Ebola cases in Sierra Leone have fallen for the second straight week and health experts say the region could be turning a corner in the battle against the disease.
The number of new cases in the three hardest hit nations – Liberia, Sierra Leone and Guinea – is at the lowest level in months, the World Health Organization reported Wednesday.
In fact, the outbreak in Liberia could end by June, provided that at least 85% of patients receive hospital care, according to a new study in PLOS Biology. Patients who don’t get to the hospital for treatment are more likely to die and may spread the virus to relatives caring for them.
While the Ebola epidemic is far from over, the situation has vastly improved since September, when the Centers for Disease Control and Prevention predicted that there could be as many as 1.4 million cases by this time, if swift action were not taken.
Since then, the U.S. and other nations have sent thousands of troops and aid workers to build hospitals and treat patients, actions that have limited the size of the outbreak.
The WHO reported Wednesday that there have been 21,296 cases and 8,429 deaths. Ebola has sickened 825 health workers and killed 493 – a massive total for a region which had few doctors, nurses and hospitals.
The international relief effort – while slow to get going – has made major progress. Health officials are preparing to begin large-scale trials of the first Ebola vaccines in Liberia by the end of January; additional trials are set in Guinea and Sierra Leone in February.
Cases in Liberia have declined from a peak of more than 300 per week in August to only eight in the most recent week, WHO says.There were two days this month with no new cases in Liberia.
The number of new cases there is at the lowest point since June, WHO says.
In August, at the height of the outbreak, Liberia took the controversial step of cremating the bodies of all Ebola victims, rather than burying them, to prevent the virus from spreading at funerals. Traditional West African funerals – in which mourners often touch the bodies of the deceased – have been blamed for fueling the Ebola outbreak. The corpses of people who die from Ebola are highly infectious.
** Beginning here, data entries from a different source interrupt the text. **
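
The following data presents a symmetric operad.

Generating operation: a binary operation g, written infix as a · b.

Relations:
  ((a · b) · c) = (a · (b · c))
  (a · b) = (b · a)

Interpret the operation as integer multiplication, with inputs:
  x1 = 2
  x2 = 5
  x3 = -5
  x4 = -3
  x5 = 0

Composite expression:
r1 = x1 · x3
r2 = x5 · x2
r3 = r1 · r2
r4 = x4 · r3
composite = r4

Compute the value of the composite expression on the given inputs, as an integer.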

This week, Liberia announced it would no longer require cremation. Instead, Ebola victims will be buried at a 50-acre site set aside for victims of the virus. A new report from the CDC finds that Sierra Leone also has made progress against Ebola.
Some health experts are more worried about Guinea, where the outbreak started more than one year ago, says Michael Osterholm, director of the Center for Infectious Disease Research and Policy at the University of Minnesota. The health system there remains fragile.
West African nations need to “keep the pressure on or these numbers will go back up,” Osterholm says. “Think of this epidemic as a big forest fire. If you suppress it in most of the forest, you can put it out. But you have to suppress all of it or it will come back.”
The Ebola outbreak in West Africa “will not be over until it’s completely over,” Osterholm says. “Remember, the entire epidemic started with just one case.”
As the number of Ebola cases fall, testing vaccines could become more difficult, Osterholm says. It’s easier for scientists to measure whether vaccines are working during an outbreak because there tends to be a much clearer difference in infection rates between those who get an effective vaccine and those who don’t.
Osterholm says he worries that recent progress against Ebola will make people grow careless or make international donors think they no longer need to contribute to battling the outbreak. Americans have tended to lurch from apathy about Ebola to panic when the first few cases on U.S. soil were diagnosed and then back to apathy about Africa when the threat to the USA has seemed less urgent.
“We need informed, heightened awareness about Ebola,” Osterholm says. “We don’t need overreaction, but we don’t need apathy, either.”